What service has been recently preformed if any?
Follow these steps:
1. Check for loose or bad connections at the alternator, both the batteries, starter solenoid, the starter and both ends of all the battery cables. Verify all is clean and tight, even the lighter 8-10 gauge wires attached to the inner fenders and core support fire wall etc. Is there a ground strap going from the engine to the firewall? Should be and it too needs the treatment. Remove and ohm test each of the secondary (battery) cables. They should have very low resistance and be in good serviceable condition. Replace as needed. Problem go away? If not proceed...Now that we have the cables and corresponding connections out of the way...move to step 2.
2. Dead load test the batteries with a good load tester. Pass or fail? Fail...replace battery.
3. Run truck and probe both batteries positive terminals to a good ground with a volt meter. Same voltage on both batteries? Is it 13.8-14.2 at idle? Different voltage indicates a bad connection, battery or cable. Low voltage can be a bad connection or a bad alternator.

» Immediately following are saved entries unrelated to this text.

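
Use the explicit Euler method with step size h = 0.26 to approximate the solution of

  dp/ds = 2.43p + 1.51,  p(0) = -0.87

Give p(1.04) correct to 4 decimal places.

Euler: p_{n+1} = p_n + h·f(s_n, p_n).
s=0.000000, p=-0.870000: f=-0.604100 → p ← -0.870000 + 0.26·(-0.604100) = -1.027066
s=0.260000, p=-1.027066: f=-0.985770 → p ← -1.027066 + 0.26·(-0.985770) = -1.283366
s=0.520000, p=-1.283366: f=-1.608580 → p ← -1.283366 + 0.26·(-1.608580) = -1.701597
s=0.780000, p=-1.701597: f=-2.624881 → p ← -1.701597 + 0.26·(-2.624881) = -2.384066
p(1.04) ≈ -2.3841

-2.3841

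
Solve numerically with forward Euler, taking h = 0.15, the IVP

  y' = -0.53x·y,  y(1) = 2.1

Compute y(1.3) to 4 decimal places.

1.7563

Euler: y_{n+1} = y_n + h·f(x_n, y_n).
x=1.000000, y=2.100000: f=-1.113000 → y ← 2.100000 + 0.15·(-1.113000) = 1.933050
x=1.150000, y=1.933050: f=-1.178194 → y ← 1.933050 + 0.15·(-1.178194) = 1.756321
y(1.3) ≈ 1.7563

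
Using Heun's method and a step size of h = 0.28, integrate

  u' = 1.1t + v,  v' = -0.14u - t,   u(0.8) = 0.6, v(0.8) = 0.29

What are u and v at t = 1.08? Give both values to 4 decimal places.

Heun on (u,v): k1 = f(t_n, state_n); k2 = f(t_n + h, state_n + h·k1); state_{n+1} = state_n + (h/2)·(k1 + k2).
0.800000: (0.600000, 0.290000)
  k1 = (1.170000, -0.884000)
  predictor → (0.927600, 0.042480)
  k2 = (1.230480, -1.209864)
  → (0.936067, -0.003141)
(u(1.08), v(1.08)) ≈ (0.9361, -0.0031)

0.9361, -0.0031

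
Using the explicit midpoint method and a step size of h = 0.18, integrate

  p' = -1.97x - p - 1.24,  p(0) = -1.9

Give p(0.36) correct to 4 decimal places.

-1.8182

Midpoint: k1 = f(x_n, p_n); k2 = f(x_n + h/2, p_n + (h/2)·k1); p_{n+1} = p_n + h·k2.
x=0.000000, p=-1.900000:
  k1 = f(0.000000, -1.900000) = 0.660000
  k2 = f(0.090000, -1.840600) = 0.423300
  p ← -1.900000 + 0.18·0.423300 = -1.823806
x=0.180000, p=-1.823806:
  k1 = f(0.180000, -1.823806) = 0.229206
  k2 = f(0.270000, -1.803177) = 0.031277
  p ← -1.823806 + 0.18·0.031277 = -1.818176
p(0.36) ≈ -1.8182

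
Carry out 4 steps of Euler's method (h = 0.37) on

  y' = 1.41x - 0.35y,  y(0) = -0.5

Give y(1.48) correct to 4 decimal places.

0.7743

Euler: y_{n+1} = y_n + h·f(x_n, y_n).
x=0.000000, y=-0.500000: f=0.175000 → y ← -0.500000 + 0.37·0.175000 = -0.435250
x=0.370000, y=-0.435250: f=0.674037 → y ← -0.435250 + 0.37·0.674037 = -0.185856
x=0.740000, y=-0.185856: f=1.108450 → y ← -0.185856 + 0.37·1.108450 = 0.224270
x=1.110000, y=0.224270: f=1.486605 → y ← 0.224270 + 0.37·1.486605 = 0.774314
y(1.48) ≈ 0.7743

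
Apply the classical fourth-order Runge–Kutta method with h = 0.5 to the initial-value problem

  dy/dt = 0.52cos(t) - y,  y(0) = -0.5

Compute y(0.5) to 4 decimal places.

-0.1084

RK4: k1 = f(t_n, y_n); k2 = f(t_n + h/2, y_n + (h/2)·k1); k3 = f(t_n + h/2, y_n + (h/2)·k2); k4 = f(t_n + h, y_n + h·k3); y_{n+1} = y_n + (h/6)·(k1 + 2k2 + 2k3 + k4).
t=0.000000, y=-0.500000:
  k1 = f(0.000000, -0.500000) = 1.020000
  k2 = f(0.250000, -0.245000) = 0.748834
  k3 = f(0.250000, -0.312791) = 0.816626
  k4 = f(0.500000, -0.091687) = 0.548030
  y ← -0.500000 + (0.5/6)·(k1 + 2k2 + 2k3 + k4) = -0.108421
y(0.5) ≈ -0.1084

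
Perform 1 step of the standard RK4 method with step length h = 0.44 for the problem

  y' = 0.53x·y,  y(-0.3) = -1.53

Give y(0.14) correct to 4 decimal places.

-1.5017

RK4: k1 = f(x_n, y_n); k2 = f(x_n + h/2, y_n + (h/2)·k1); k3 = f(x_n + h/2, y_n + (h/2)·k2); k4 = f(x_n + h, y_n + h·k3); y_{n+1} = y_n + (h/6)·(k1 + 2k2 + 2k3 + k4).
x=-0.300000, y=-1.530000:
  k1 = f(-0.300000, -1.530000) = 0.243270
  k2 = f(-0.080000, -1.476481) = 0.062603
  k3 = f(-0.080000, -1.516227) = 0.064288
  k4 = f(0.140000, -1.501713) = -0.111427
  y ← -1.530000 + (0.44/6)·(k1 + 2k2 + 2k3 + k4) = -1.501721
y(0.14) ≈ -1.5017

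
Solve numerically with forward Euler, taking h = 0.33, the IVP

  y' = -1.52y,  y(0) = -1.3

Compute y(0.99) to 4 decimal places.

-0.1609

Euler: y_{n+1} = y_n + h·f(x_n, y_n).
x=0.000000, y=-1.300000: f=1.976000 → y ← -1.300000 + 0.33·1.976000 = -0.647920
x=0.330000, y=-0.647920: f=0.984838 → y ← -0.647920 + 0.33·0.984838 = -0.322923
x=0.660000, y=-0.322923: f=0.490843 → y ← -0.322923 + 0.33·0.490843 = -0.160945
y(0.99) ≈ -0.1609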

4. Tap the alternator with a 2x4 or dead blow while its running. Does the alternator wake up? This indicates that the brushes are stuck in the rig or worn out. Or the commutator is bad. Either way have it bench tested and rebuilt if it fails.
So replacing the alternator moved to the bottom of the list. It could be just a bad connection saving you $100s and hair.
Thanks guys. I'll be pulling the alternator to test it. I tried using a multi-meter at the 12V outlet in the dash and only got about 12.3 while the vehicle was running (even with high idle). Alternator is very suspect.
Before you replace the alternator, most of what I said still needs to be checked and performed such as battery condition, cable condition and good grounds. Otherwise you will over tax a new alternator because its still compensating for other "weak" areas. And the other weak areas could be what contributed to the alternators demise in the first place.